OPTIMIZATION OF A PARALLEL OCEAN GENERAL CIRCULATION MODEL

Ping Wang, Daniel S. Katz, Yi Chao
Jet Propulsion Laboratory
California Institute of Technology
Pasadena, CA 91109-8099, U.S.A.

Global climate modeling is one of the grand challenges of computational science, and ocean modeling plays an important role in both understanding the current climatic conditions and predicting the future climate change. Three-dimensional time-dependent ocean general circulation models (OGCMs) require a large amount of memory and processing time to run realistic simulations. Recent advances in computing hardware have dramatically affected the prospect of studying the global climate. The significant computational resources of massively parallel supercomputers promise to make such studies feasible. In addition to using advanced hardware, designing and implementing a well-optimized parallel ocean code will significantly improve the computational performance and reduce the total research time to complete these studies.

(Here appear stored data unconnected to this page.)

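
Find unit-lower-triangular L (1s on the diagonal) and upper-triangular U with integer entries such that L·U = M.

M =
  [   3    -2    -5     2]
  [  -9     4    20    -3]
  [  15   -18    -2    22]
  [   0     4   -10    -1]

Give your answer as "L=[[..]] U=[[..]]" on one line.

L=[[1,0,0,0],[-3,1,0,0],[5,4,1,0],[0,-2,0,1]] U=[[3,-2,-5,2],[0,-2,5,3],[0,0,3,0],[0,0,0,5]]

  R1 -= -3·R0 → [0,-2,5,3]
  R2 -= 5·R0 → [0,-8,23,12]
  R3 -= 0·R0 → [0,4,-10,-1]
  R2 -= 4·R1 → [0,0,3,0]
  R3 -= -2·R1 → [0,0,0,5]
  R3 -= 0·R2 → [0,0,0,5]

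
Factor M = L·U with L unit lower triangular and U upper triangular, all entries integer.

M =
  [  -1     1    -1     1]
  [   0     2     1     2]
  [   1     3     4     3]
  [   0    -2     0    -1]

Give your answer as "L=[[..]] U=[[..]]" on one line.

  r1 -= 0·r0 → [0,2,1,2]
  r2 -= -1·r0 → [0,4,3,4]
  r3 -= 0·r0 → [0,-2,0,-1]
  r2 -= 2·r1 → [0,0,1,0]
  r3 -= -1·r1 → [0,0,1,1]
  r3 -= 1·r2 → [0,0,0,1]

L=[[1,0,0,0],[0,1,0,0],[-1,2,1,0],[0,-1,1,1]] U=[[-1,1,-1,1],[0,2,1,2],[0,0,1,0],[0,0,0,1]]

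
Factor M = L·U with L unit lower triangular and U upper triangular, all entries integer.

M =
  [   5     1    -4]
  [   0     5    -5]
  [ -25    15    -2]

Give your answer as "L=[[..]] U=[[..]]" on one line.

L=[[1,0,0],[0,1,0],[-5,4,1]] U=[[5,1,-4],[0,5,-5],[0,0,-2]]

  r1 -= 0·r0 → [0,5,-5]
  r2 -= -5·r0 → [0,20,-22]
  r2 -= 4·r1 → [0,0,-2]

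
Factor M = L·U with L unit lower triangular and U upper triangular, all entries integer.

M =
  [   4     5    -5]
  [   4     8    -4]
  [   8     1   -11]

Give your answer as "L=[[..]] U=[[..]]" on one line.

  R1 -= 1·R0 → [0,3,1]
  R2 -= 2·R0 → [0,-9,-1]
  R2 -= -3·R1 → [0,0,2]

L=[[1,0,0],[1,1,0],[2,-3,1]] U=[[4,5,-5],[0,3,1],[0,0,2]]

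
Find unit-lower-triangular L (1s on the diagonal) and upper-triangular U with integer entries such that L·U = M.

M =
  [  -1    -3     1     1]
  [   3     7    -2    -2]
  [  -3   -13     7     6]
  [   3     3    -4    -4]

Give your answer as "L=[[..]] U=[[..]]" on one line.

L=[[1,0,0,0],[-3,1,0,0],[3,2,1,0],[-3,3,-2,1]] U=[[-1,-3,1,1],[0,-2,1,1],[0,0,2,1],[0,0,0,-2]]

  R1 -= -3·R0 → [0,-2,1,1]
  R2 -= 3·R0 → [0,-4,4,3]
  R3 -= -3·R0 → [0,-6,-1,-1]
  R2 -= 2·R1 → [0,0,2,1]
  R3 -= 3·R1 → [0,0,-4,-4]
  R3 -= -2·R2 → [0,0,0,-2]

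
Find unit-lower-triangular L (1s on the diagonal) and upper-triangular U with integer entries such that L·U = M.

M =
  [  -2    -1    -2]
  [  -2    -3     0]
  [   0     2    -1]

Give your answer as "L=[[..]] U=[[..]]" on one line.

L=[[1,0,0],[1,1,0],[0,-1,1]] U=[[-2,-1,-2],[0,-2,2],[0,0,1]]

  r1 -= 1·r0 → [0,-2,2]
  r2 -= 0·r0 → [0,2,-1]
  r2 -= -1·r1 → [0,0,1]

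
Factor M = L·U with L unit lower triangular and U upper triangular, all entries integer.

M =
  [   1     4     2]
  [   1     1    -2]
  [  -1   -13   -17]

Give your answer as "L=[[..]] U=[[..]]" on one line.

  row1 -= 1·row0 → [0,-3,-4]
  row2 -= -1·row0 → [0,-9,-15]
  row2 -= 3·row1 → [0,0,-3]

L=[[1,0,0],[1,1,0],[-1,3,1]] U=[[1,4,2],[0,-3,-4],[0,0,-3]]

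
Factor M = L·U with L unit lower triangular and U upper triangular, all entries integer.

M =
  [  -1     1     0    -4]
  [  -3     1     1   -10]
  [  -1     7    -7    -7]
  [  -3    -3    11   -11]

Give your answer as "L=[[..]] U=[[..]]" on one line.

L=[[1,0,0,0],[3,1,0,0],[1,-3,1,0],[3,3,-2,1]] U=[[-1,1,0,-4],[0,-2,1,2],[0,0,-4,3],[0,0,0,1]]

  R1 -= 3·R0 → [0,-2,1,2]
  R2 -= 1·R0 → [0,6,-7,-3]
  R3 -= 3·R0 → [0,-6,11,1]
  R2 -= -3·R1 → [0,0,-4,3]
  R3 -= 3·R1 → [0,0,8,-5]
  R3 -= -2·R2 → [0,0,0,1]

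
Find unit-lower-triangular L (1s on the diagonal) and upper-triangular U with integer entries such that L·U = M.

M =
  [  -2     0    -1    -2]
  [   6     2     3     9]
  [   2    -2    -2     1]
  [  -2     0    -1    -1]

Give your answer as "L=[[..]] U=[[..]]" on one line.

  R1 -= -3·R0 → [0,2,0,3]
  R2 -= -1·R0 → [0,-2,-3,-1]
  R3 -= 1·R0 → [0,0,0,1]
  R2 -= -1·R1 → [0,0,-3,2]
  R3 -= 0·R1 → [0,0,0,1]
  R3 -= 0·R2 → [0,0,0,1]

L=[[1,0,0,0],[-3,1,0,0],[-1,-1,1,0],[1,0,0,1]] U=[[-2,0,-1,-2],[0,2,0,3],[0,0,-3,2],[0,0,0,1]]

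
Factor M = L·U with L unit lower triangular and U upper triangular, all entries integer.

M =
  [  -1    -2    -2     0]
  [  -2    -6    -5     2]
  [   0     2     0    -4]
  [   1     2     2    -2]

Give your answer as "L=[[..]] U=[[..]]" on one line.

L=[[1,0,0,0],[2,1,0,0],[0,-1,1,0],[-1,0,0,1]] U=[[-1,-2,-2,0],[0,-2,-1,2],[0,0,-1,-2],[0,0,0,-2]]

  R1 -= 2·R0 → [0,-2,-1,2]
  R2 -= 0·R0 → [0,2,0,-4]
  R3 -= -1·R0 → [0,0,0,-2]
  R2 -= -1·R1 → [0,0,-1,-2]
  R3 -= 0·R1 → [0,0,0,-2]
  R3 -= 0·R2 → [0,0,0,-2]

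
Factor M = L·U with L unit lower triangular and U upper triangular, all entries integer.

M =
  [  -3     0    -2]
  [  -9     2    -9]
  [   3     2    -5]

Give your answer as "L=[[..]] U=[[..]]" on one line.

  R1 -= 3·R0 → [0,2,-3]
  R2 -= -1·R0 → [0,2,-7]
  R2 -= 1·R1 → [0,0,-4]

L=[[1,0,0],[3,1,0],[-1,1,1]] U=[[-3,0,-2],[0,2,-3],[0,0,-4]]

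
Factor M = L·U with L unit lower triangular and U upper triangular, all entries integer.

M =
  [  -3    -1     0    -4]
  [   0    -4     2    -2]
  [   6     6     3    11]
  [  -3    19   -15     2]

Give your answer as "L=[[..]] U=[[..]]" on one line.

  r1 -= 0·r0 → [0,-4,2,-2]
  r2 -= -2·r0 → [0,4,3,3]
  r3 -= 1·r0 → [0,20,-15,6]
  r2 -= -1·r1 → [0,0,5,1]
  r3 -= -5·r1 → [0,0,-5,-4]
  r3 -= -1·r2 → [0,0,0,-3]

L=[[1,0,0,0],[0,1,0,0],[-2,-1,1,0],[1,-5,-1,1]] U=[[-3,-1,0,-4],[0,-4,2,-2],[0,0,5,1],[0,0,0,-3]]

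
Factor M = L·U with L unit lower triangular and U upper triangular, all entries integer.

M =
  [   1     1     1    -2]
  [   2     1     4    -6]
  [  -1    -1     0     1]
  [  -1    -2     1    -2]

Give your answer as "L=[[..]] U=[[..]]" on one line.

L=[[1,0,0,0],[2,1,0,0],[-1,0,1,0],[-1,1,0,1]] U=[[1,1,1,-2],[0,-1,2,-2],[0,0,1,-1],[0,0,0,-2]]

  r1 -= 2·r0 → [0,-1,2,-2]
  r2 -= -1·r0 → [0,0,1,-1]
  r3 -= -1·r0 → [0,-1,2,-4]
  r2 -= 0·r1 → [0,0,1,-1]
  r3 -= 1·r1 → [0,0,0,-2]
  r3 -= 0·r2 → [0,0,0,-2]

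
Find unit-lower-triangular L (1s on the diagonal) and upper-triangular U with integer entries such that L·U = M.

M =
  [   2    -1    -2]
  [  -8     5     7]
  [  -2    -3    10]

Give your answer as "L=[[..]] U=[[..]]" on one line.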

In our present work, we chose the most widely used OGCM code as our base code. This OGCM is based on the Parallel Ocean Program (POP) developed in FORTRAN 90 on the Los Alamos CM-2 Connection Machine by the Los Alamos ocean modeling research group. During the first half of 1994, the code was ported to the Cray T3D by Cray Research using SHMEM-based message passing. Since the code on the T3D was still time-consuming when large problems were encountered, improving the code performance was considered essential.

We have developed several general strategies to optimize the ocean general circulation model on the Cray T3D. These strategies include memory optimization, effective use of arithmetic pipelines, and usage of optimized libraries. The optimized code runs 2 to 2.5 times faster than the original code, which gives significant performance improvements for modeling large scaled ocean flows. Many test runs for both of the original and the optimized code have been carried out on the Cray T3D using various numbers of processors (1-256). Comparisons are made for a variety of real-world problems. A nearly linear scaling performance line is obtained for the optimized code, while the speed up data of the optimized code also shows excellent improvement over the original code.

In addition to discussing the optimization of the code, we also address the issue of portability. Given the short life cycle of the massively parallel computer, usually on the order of three to five years, we emphasize the portability of the ocean model and the associated optimization routines across several computing platforms. Currently, the ocean modeling code has been ported successfully to the Hewlett Packard (HP)/Convex SPP-2000, and is readily portable to Cray T3E.

This paper reports our efforts to optimize the parallel implementations of the oceanic model. So far, the work has focused on improving the load balancing and single node performance of the code on the Cray T3D. As a result, the atmosphere and ocean model components running side-by-side can achieve a performance level of slightly more than 10 GFLOPS on 512 processors of that machine. We have also developed a user-friendly coupling interface with atmospheric and biogeochemical models, in order to make the global climate modeling more complete and more realistic.